Monday, April 24, 2017


There might be a government shutdown soon, and conventional wisdom says that this will be a disaster for the GOP, especially for Donald Trump, because America will realize it's all his fault. Here's Newsweek's Emily Cadei:
Republicans, Democrats and outside experts agree that there’s little political logic to the Trump White House’s threat to shut down the government this week because it insists that funding for a border wall be included in the budget. Yet that’s exactly the scenario the White House appears to be entertaining as it holds a hard line on funding negotiations. In the process, the president and his budget team may be setting up Republicans for a bigger defeat than if they’d just gone along with a slimmer than desired spending bill in the first place.

... As was the case with the two most recent government shutdowns—in 1995 and 2013—partisans are now playing a game of chicken, betting that the other side will cave and vote for a spending bill it doesn’t like, rather than be blamed for the dysfunction.

... Yet this time around, there’s an important difference. Unlike 1995 and 2013, when a Republican-led Congress and Democratic presidents were in the White House, Republicans now hold all levers of power. So it will be much more difficult to point the finger at the other side if the government does shut down.
Republican leaders in Congress don't want a shutdown, and are willing to compromise with Democrats to avoid one. But Trump wants to play hardball. The New Republic's Brian Beutler also thinks this is self-sabotage:
The White House has offered to pay out [Obamacare] subsidies only if the bill also funds the border wall. If Trump gets what he wants, everyone will be fine; if Trump doesn’t get what he wants, he will take insurance away from millions—and the government might shut down! Defeat me, he intones darkly, and I will pants myself.
But is that how the public is likely to apportion blame? First, let's not assume that most Americans know which party controls Congress. Recall that in 2014 Pew found that only 40% of Americans could correctly identify the majority party in both the House and the Senate. The fact that Democrats have any leverage at all (because of the filibuster in the Senate) confuses the issue for voters who know a little but not a lot.

It was obvious who the antagonists were in 2013 -- everyone knew that the president was a Democrat, and everyone knew that his enemies in Congress were Republicans. Well, Trump is known to be a Republican, even by low-information voters -- so if he doesn't get what he wants, and it's not because fellow Republicans are complaining (as with the original Obamacare replacement bill), then who gets the shutdown blame? It's likely to be Democrats, who'll very visibly be the Party of No.

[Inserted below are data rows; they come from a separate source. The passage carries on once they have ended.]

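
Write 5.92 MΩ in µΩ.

mega = 10^6, micro = 10^-6; factor is 10^12.
5.92 × 10^12 = 5920000000000

5920000000000 µΩ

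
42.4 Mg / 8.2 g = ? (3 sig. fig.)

5170000

(42.4 × 10^6) / (8.2) = 5.171 × 10^6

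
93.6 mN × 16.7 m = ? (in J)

93.6 × 10^-3 × 16.7 = 1563.12 × 10^-3 J

1.56312 J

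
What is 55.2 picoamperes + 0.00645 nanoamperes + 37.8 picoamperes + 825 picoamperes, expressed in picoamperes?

In picoamperes:
  55.2 picoamperes → 55.2
  0.00645 nanoamperes = 0.00645e3 picoamperes = 6.45
  37.8 picoamperes → 37.8
  825 picoamperes → 825
Sum: 55.2 + 6.45 + 37.8 + 825 = 924.45

924.45 picoamperes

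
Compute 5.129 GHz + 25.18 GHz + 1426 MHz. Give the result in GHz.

In GHz:
  5.129 GHz → 5.129
  25.18 GHz → 25.18
  1426 MHz = 1426 × 10^-3 GHz = 1.426
Sum: 5.129 + 25.18 + 1.426 = 31.735

31.735 GHz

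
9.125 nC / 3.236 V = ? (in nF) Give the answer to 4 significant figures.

2.820 nF

(9.125 × 10^-9) / (3.236) = 2.81984 × 10^-9 F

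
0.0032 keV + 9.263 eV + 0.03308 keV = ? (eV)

45.543 eV

In eV:
  0.0032 keV = 0.0032e3 eV = 3.2
  9.263 eV → 9.263
  0.03308 keV = 0.03308e3 eV = 33.08
Sum: 3.2 + 9.263 + 33.08 = 45.543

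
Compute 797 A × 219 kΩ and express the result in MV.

797 × 219 × 10³ = 174543 × 10³ V

174.543 MV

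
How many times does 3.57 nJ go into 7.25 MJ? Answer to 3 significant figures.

(7.25 × 10^6) / (3.57 × 10^-9) = 2.031 × 10^15

2030000000000000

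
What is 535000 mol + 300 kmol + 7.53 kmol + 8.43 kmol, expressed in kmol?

In kmol:
  535000 mol = 535000 × 10^-3 kmol = 535
  300 kmol → 300
  7.53 kmol → 7.53
  8.43 kmol → 8.43
Sum: 535 + 300 + 7.53 + 8.43 = 850.96

850.96 kmol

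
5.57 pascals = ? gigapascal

(no prefix) = 10^0, giga = 10^9; factor is 10^-9.
5.57 × 10^-9 = 0.00000000557

0.00000000557 gigapascals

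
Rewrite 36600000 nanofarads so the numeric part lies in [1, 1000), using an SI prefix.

= 36.6e-3 farads; 1e-3 is milli.

36.6 millifarads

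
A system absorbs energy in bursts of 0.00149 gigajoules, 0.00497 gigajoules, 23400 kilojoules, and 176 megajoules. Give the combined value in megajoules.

205.86 megajoules

In megajoules:
  0.00149 gigajoules = 0.00149 × 10^3 megajoules = 1.49
  0.00497 gigajoules = 0.00497 × 10^3 megajoules = 4.97
  23400 kilojoules = 23400 × 10^-3 megajoules = 23.4
  176 megajoules → 176
Sum: 1.49 + 4.97 + 23.4 + 176 = 205.86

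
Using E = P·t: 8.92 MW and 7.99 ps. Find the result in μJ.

71.2708 μJ

8.92 × 10^6 × 7.99 × 10^-12 = 71.2708 × 10^-6 J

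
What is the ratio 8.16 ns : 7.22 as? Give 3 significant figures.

(8.16 × 10⁻⁹) / (7.22 × 10⁻¹⁸) = 1.13 × 10⁹

1130000000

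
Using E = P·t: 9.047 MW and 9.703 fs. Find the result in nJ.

9.047 × 10^6 × 9.703 × 10^-15 = 87.783041 × 10^-9 J

87.783041 nJ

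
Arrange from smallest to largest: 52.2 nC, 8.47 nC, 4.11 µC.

8.47 nC < 52.2 nC < 4.11 µC

52.2 nC = 0.0000000522 C
8.47 nC = 0.00000000847 C
4.11 µC = 0.00000411 C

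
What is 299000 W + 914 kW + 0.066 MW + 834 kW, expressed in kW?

2113 kW

In kW:
  299000 W = 299000e-3 kW = 299
  914 kW → 914
  0.066 MW = 0.066e3 kW = 66
  834 kW → 834
Sum: 299 + 914 + 66 + 834 = 2113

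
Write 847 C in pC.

847000000000000 pC

(no prefix) = 1e0, pico = 1e-12; factor is 1e12.
847 × 1e12 = 847000000000000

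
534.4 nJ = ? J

0.0000005344 J

nano = 10⁻⁹, (no prefix) = 10⁰; factor is 10⁻⁹.
534.4 × 10⁻⁹ = 0.0000005344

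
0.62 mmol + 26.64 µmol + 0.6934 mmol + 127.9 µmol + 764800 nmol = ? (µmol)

In µmol:
  0.62 mmol = 0.62 × 10^3 µmol = 620
  26.64 µmol → 26.64
  0.6934 mmol = 0.6934 × 10^3 µmol = 693.4
  127.9 µmol → 127.9
  764800 nmol = 764800 × 10^-3 µmol = 764.8
Sum: 620 + 26.64 + 693.4 + 127.9 + 764.8 = 2232.74

2232.74 µmol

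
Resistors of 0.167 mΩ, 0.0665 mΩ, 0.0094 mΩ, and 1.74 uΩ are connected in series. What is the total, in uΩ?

In uΩ:
  0.167 mΩ = 0.167 × 10^3 uΩ = 167
  0.0665 mΩ = 0.0665 × 10^3 uΩ = 66.5
  0.0094 mΩ = 0.0094 × 10^3 uΩ = 9.4
  1.74 uΩ → 1.74
Sum: 167 + 66.5 + 9.4 + 1.74 = 244.64

244.64 uΩ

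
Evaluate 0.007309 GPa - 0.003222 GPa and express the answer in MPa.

In MPa:
  0.007309 GPa = 0.007309 × 10^3 MPa = 7.309
  0.003222 GPa = 0.003222 × 10^3 MPa = 3.222
Difference: 7.309 - 3.222 = 4.087

4.087 MPa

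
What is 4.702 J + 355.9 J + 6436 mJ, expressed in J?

In J:
  4.702 J → 4.702
  355.9 J → 355.9
  6436 mJ = 6436e-3 J = 6.436
Sum: 4.702 + 355.9 + 6.436 = 367.038

367.038 J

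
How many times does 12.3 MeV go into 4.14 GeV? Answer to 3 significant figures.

337

(4.14 × 10^9) / (12.3 × 10^6) = 0.3366 × 10^3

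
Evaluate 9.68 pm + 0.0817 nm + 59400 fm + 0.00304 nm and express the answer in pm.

153.82 pm

In pm:
  9.68 pm → 9.68
  0.0817 nm = 0.0817 × 10³ pm = 81.7
  59400 fm = 59400 × 10⁻³ pm = 59.4
  0.00304 nm = 0.00304 × 10³ pm = 3.04
Sum: 9.68 + 81.7 + 59.4 + 3.04 = 153.82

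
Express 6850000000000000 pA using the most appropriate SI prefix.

6.85 kA

= 6.85 × 10³ A; 10³ is kilo.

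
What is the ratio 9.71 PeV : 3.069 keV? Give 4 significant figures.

3164000000000

(9.71 × 10¹⁵) / (3.069 × 10³) = 3.1639 × 10¹²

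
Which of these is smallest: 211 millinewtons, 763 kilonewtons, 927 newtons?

211 millinewtons

211 millinewtons = 0.211 newtons
763 kilonewtons = 763000 newtons
927 newtons = 927 newtons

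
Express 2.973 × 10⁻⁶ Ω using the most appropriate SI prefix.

2.973 μΩ

= 2.973 × 10⁻⁶ Ω; 10⁻⁶ is micro.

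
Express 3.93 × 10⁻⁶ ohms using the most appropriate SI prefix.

3.93 microohms

= 3.93 × 10⁻⁶ ohms; 10⁻⁶ is micro.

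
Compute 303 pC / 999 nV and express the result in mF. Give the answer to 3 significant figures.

(303e-12) / (999e-9) = 0.3033e-3 F

0.303 mF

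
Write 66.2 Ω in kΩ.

0.0662 kΩ

(no prefix) = 10⁰, kilo = 10³; factor is 10⁻³.
66.2 × 10⁻³ = 0.0662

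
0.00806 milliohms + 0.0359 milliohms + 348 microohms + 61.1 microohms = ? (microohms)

453.06 microohms

In microohms:
  0.00806 milliohms = 0.00806e3 microohms = 8.06
  0.0359 milliohms = 0.0359e3 microohms = 35.9
  348 microohms → 348
  61.1 microohms → 61.1
Sum: 8.06 + 35.9 + 348 + 61.1 = 453.06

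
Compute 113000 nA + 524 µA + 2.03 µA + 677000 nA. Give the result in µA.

In µA:
  113000 nA = 113000e-3 µA = 113
  524 µA → 524
  2.03 µA → 2.03
  677000 nA = 677000e-3 µA = 677
Sum: 113 + 524 + 2.03 + 677 = 1316.03

1316.03 µA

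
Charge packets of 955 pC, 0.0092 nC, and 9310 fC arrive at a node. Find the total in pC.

In pC:
  955 pC → 955
  0.0092 nC = 0.0092e3 pC = 9.2
  9310 fC = 9310e-3 pC = 9.31
Sum: 955 + 9.2 + 9.31 = 973.51

973.51 pC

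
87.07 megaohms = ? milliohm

87070000000 milliohms

mega = 10^6, milli = 10^-3; factor is 10^9.
87.07 × 10^9 = 87070000000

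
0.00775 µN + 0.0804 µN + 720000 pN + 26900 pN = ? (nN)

835.05 nN

In nN:
  0.00775 µN = 0.00775e3 nN = 7.75
  0.0804 µN = 0.0804e3 nN = 80.4
  720000 pN = 720000e-3 nN = 720
  26900 pN = 26900e-3 nN = 26.9
Sum: 7.75 + 80.4 + 720 + 26.9 = 835.05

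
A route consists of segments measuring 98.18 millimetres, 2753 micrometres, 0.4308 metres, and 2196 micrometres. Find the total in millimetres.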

Democrats feel they can risk this because Republicans had a great 2014 election cycle after shutting the government down in 2013. That could be the long-term result for Democrats -- but in the short term, they really could pay a price, and Trump might not. Recall the polling in 2013:
Perceptions of the way Republicans handled the budget negotiations grew steadily worse through the weeks of confrontation, rising from 63 percent disapproval on the eve of the 16-day shutdown, which began Oct. 1, to 77 percent disapproval by the time it ended. Nearly three in five Republicans disapprove of their party’s handling of the negotiations.
And even if Democrats don't get the majority of the blame, it's likely that both parties will suffer some short-term hit to their approval, as in 2013:
Congressional Democrats also sustained damage to their image. More than six in 10 respondents disapprove of how they handled budget negotiations, and unfavorable ratings of the party have risen to a record high of 49 percent.
In 2013, the president came out unscathed:
Still, President Obama’s overall ratings have held steady. Almost half of all Americans approve of the way he has handled his job, and an almost identical number disapprove.
I know, I know: Congressional Republicans were obviously the hotheads during the 2013 shutdown. Obama was the calm, even-tempered voice of reason. This time around, Trump is going to be angry and volatile and make it all about him.

But Americans might conclude that he's a legitimate president who deserves not to have his agenda blocked by the folks who lost. In which case, voters aren't going to think he pantsed himself.

Republican poll numbers recovered quickly after the 2013 shutdown because it was followed by the botched Obamacare rollout. Given Trump's ineptitude, Democrats might be similarly lucky.

If there's a shutdown, we have no idea how long it will last. We have no idea whether Trump will accept the compromises necessary to return the government to full functioning, especially if those compromises embarrass him, or block his precious wall. So predictions are hard. But if a shutdown happens, we shouldn't assume that Trump and the GOP will get all the blame.